Dette lavorazioni, classificabili tra quelle complementari al progetto originario, risultavano in ogni caso assolutamente non separabili dal progetto originario senza gravi inconvenienti tecnici ed economici per l’Amministrazione, in quanto, diversamente, si sarebbe dovuto procedere alla sospensione dei lavori principali, nell’attesa dello svolgimento della gara per le nuove lavorazioni.
Dal che la scelta di affidare i lavori di che trattasi a trattativa privata alla stessa impresa aggiudicataria del contratto principale, agli stessi prezzi patti e condizioni, con determinazione n. 179 del 3/12/2002.
11. Scavi per indagini archeologiche
Alla luce dei primi rinvenimenti archeologici riscontrati durante le operazioni di scavo, al fine di non sospendere i lavori, sotto la sorveglianza e le indicazioni della Soprintendenza Archeologica di Pompei , sono stati affidati i lavori di che trattasi a trattativa privata alla stessa impresa aggiudicataria del contratto principale, agli stessi prezzi patti e condizioni, con determinazione n. 78 del 8/7/2003.
12. Ulteriori scavi per indagini archeologiche
Durante le operazioni di scavo per la realizzazione dei locali tecnologici interrati, nonché di quelle eseguite per la ricostruzione del porticato, sono state rinvenute “strutture murarie interrate preesistenti”.
I lavori di scavo archeologico si rendevano necessari per consentire gli approfondimenti e le indagini richieste dalla Soprintendenza Archeologica di Pompei.
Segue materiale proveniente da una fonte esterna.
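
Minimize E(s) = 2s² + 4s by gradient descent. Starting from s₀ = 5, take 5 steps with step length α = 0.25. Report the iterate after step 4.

E′(s) = 4s + 4
Step 1: E′(5) = 24; s₁ = 5 − 0.25·24 = -1
Step 2: E′(-1) = 0; s₂ = -1 − 0.25·0 = -1
Step 3: E′(-1) = 0; s₃ = -1 − 0.25·0 = -1
Step 4: E′(-1) = 0; s₄ = -1 − 0.25·0 = -1

-1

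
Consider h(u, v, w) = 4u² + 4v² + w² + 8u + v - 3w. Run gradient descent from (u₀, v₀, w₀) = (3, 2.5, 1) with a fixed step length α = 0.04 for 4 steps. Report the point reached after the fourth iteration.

∇h = (8u + 8, 8v + 1, 2w - 3)
(u₁, v₁, w₁) = (3, 2.5, 1) − 0.04·(32, 21, -1) = (1.72, 1.66, 1.04)
(u₂, v₂, w₂) = (1.72, 1.66, 1.04) − 0.04·(21.76, 14.28, -0.92) = (0.8496, 1.0888, 1.0768)
(u₃, v₃, w₃) = (0.8496, 1.0888, 1.0768) − 0.04·(14.7968, 9.7104, -0.8464) = (0.257728, 0.700384, 1.110656)
(u₄, v₄, w₄) = (0.257728, 0.700384, 1.110656) − 0.04·(10.061824, 6.603072, -0.778688) = (-0.14474496, 0.43626112, 1.14180352)

(-0.14474496, 0.43626112, 1.14180352)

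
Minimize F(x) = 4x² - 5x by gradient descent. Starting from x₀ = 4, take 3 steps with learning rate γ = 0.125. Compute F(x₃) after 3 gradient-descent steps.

-1.5625

F′(x) = 8x - 5
x₁ = 4 − 0.125·27 = 0.625
x₂ = 0.625 − 0.125·0 = 0.625
x₃ = 0.625 − 0.125·0 = 0.625
F(0.625) = -1.5625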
Dette lavorazioni, classificabili tra quelle complementari al progetto originario, risultavano in ogni caso assolutamente non separabili dal progetto originario senza gravi inconvenienti tecnici ed economici per l’Amministrazione, in quanto, diversamente, si sarebbe dovuto procedere alla sospensione dei lavori principali, nell’attesa dello svolgimento della gara per le nuove lavorazioni.
Dal che la scelta di affidare i lavori di che trattasi a trattativa privata alla stessa impresa aggiudicataria del contratto principale, agli stessi prezzi patti e condizioni, giusto Contratto del 4/10/2004 rep. n. 350.